AutoML for Speech and Language Processing

Presenters: Kevin Duh and Xuan Zhang (Johns Hopkins University)

Tutorial Slides for ASRU 2023: pdf
Tutorial Slides for EACL 2023: pdf
The slides differ only in the final literature survey section: the ASRU version focuses on speech and EACL version focuses on text.

QR code for this page:
QR code

Description

Automated Machine Learning (AutoML) is an emerging field that has potential to impact how we build models in Speech and Language Processing (SLP). As an umbrella term that includes topics like hyperparameter optimization and neural architecture search, AutoML has recently become mainstream at major conferences such as NeurIPS, ICML, and ICLR. The inaugural AutoML Conference was started in 2022, and with this community effort, we expect that deep learning software frameworks will begin to include AutoML functionality in the near future.

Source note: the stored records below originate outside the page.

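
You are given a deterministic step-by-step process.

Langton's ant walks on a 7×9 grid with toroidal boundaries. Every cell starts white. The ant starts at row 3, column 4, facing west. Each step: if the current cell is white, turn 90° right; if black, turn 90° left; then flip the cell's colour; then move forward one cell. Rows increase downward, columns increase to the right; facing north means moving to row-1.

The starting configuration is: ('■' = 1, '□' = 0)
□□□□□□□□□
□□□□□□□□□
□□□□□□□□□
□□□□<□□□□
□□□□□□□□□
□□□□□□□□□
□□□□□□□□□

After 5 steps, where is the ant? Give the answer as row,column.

4,4

0) □□□□□□□□□
□□□□□□□□□
□□□□□□□□□
□□□□<□□□□
□□□□□□□□□
□□□□□□□□□
□□□□□□□□□
1) □□□□□□□□□
□□□□□□□□□
□□□□^□□□□
□□□□■□□□□
□□□□□□□□□
□□□□□□□□□
□□□□□□□□□
2) □□□□□□□□□
□□□□□□□□□
□□□□■>□□□
□□□□■□□□□
□□□□□□□□□
□□□□□□□□□
□□□□□□□□□
3) □□□□□□□□□
□□□□□□□□□
□□□□■■□□□
□□□□■v□□□
□□□□□□□□□
□□□□□□□□□
□□□□□□□□□
4) □□□□□□□□□
□□□□□□□□□
□□□□■■□□□
□□□□<■□□□
□□□□□□□□□
□□□□□□□□□
□□□□□□□□□
5) □□□□□□□□□
□□□□□□□□□
□□□□■■□□□
□□□□□■□□□
□□□□v□□□□
□□□□□□□□□
□□□□□□□□□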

What does this mean to SLP? Currently, models are often built in an ad hoc process: we might borrow default hyperparameters from previous work and try a few variant architectures, but it is never guaranteed that final trained model is optimal. Automation can introduce rigor in this model-building process. For example, hyperparameter optimization can help SLP researchers find reasonably accurate models under limited computation budget, leading to fairer comparison of proposed and baseline methods. Similarly, neural architecture search can help SLP developers discover models with the desired speed-accuracy tradeoffs for deployment.

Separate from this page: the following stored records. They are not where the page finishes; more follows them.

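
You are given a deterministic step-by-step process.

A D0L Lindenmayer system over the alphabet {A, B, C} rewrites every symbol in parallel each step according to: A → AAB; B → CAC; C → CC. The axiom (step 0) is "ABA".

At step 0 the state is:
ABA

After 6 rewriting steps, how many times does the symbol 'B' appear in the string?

169

[0] ABA
[1] AABCACAAB
[2] AABAABCACCCAABCCAABAABCAC
[3] AABAABCACAABAABCACCCAABCCCCCCAABAABCACCCCCAABAABCACAABAABCACCCAABCC
[4] AABAABCACAABAABCACCCAABCCAABAABCACAABAABCACCCAABCCCCCCAABA…AABAABCACCCAABCCAABAABCACAABAABCACCCAABCCCCCCAABAABCACCCCC  (len 175)
[5] AABAABCACAABAABCACCCAABCCAABAABCACAABAABCACCCAABCCCCCCAABA…CCCCAABAABCACCCCCCCCCCCCCAABAABCACAABAABCACCCAABCCCCCCCCCC  (len 449)
[6] AABAABCACAABAABCACCCAABCCAABAABCACAABAABCACCCAABCCCCCCAABA…AABAABCACAABAABCACCCAABCCCCCCAABAABCACCCCCCCCCCCCCCCCCCCCC  (len 1137)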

This tutorial will summarize the main AutoML techniques and illustrate how to apply them to improve the SLP model-building process. The goal is to provide the audience with the necessary background to follow and use AutoML research in their own work.

Target Audience

The tutorial is aimed at SLP researchers and developers who have experience in building deep learning models and are interested in exploring the potential of AutoML in improving their system-building process. Recommended prerequisites are:

SLP: Familiarity with common neural networks used in the field, especially the Transformer architecture.
Machine Learning: Understanding of classical supervised learning. Knowledge of Bayesian and Evolutionary methods will be a plus, but not required.
Programming: Basic experience with training models in deep learning frameworks like PyTorch or Tensorflow.

Outline

This is a 3-hour tutorial. It is divided into two parts:

Overview of major AutoML techniques

Hyperparameter optimization
Neural architecture search

Application of AutoML to SLP

Evaluation
Multiple objectives for deployment
Cost and carbon footprint
Software design best practices
Literature survey

In Part 1, we will focus on two major sub-areas within AutoML: Hyperparameter optimization is the problem of finding optimal hyperparameters, such as learning rate of gradient descent and embedding size of Transformers, based on past training experience. Neural architecture search is the problem of designing the optimal combination of neural network components in a fined-grained fashion. We will summarize these rapidly developing fields and explain several representative algorithms, including Bayesian Optimization, Evolutionary Strategies, Population-Based Training, Asynchronous Hyperband, and DARTS.

Part 2 will discuss the practical issues of applying AutoML research to SLP. Questions we will seek to answer include: (a) How do we evaluate AutoML methods on SLP tasks? (b) How can we extend AutoML methods to deployment situations that require multiple objectives, such as inference speed and test accuracy? (c) What is the cost (and carbon footprint) of these methods, and when will it be worthwhile? (d) How should we design our model-building software given a specific computing environment, and what existing tools are available?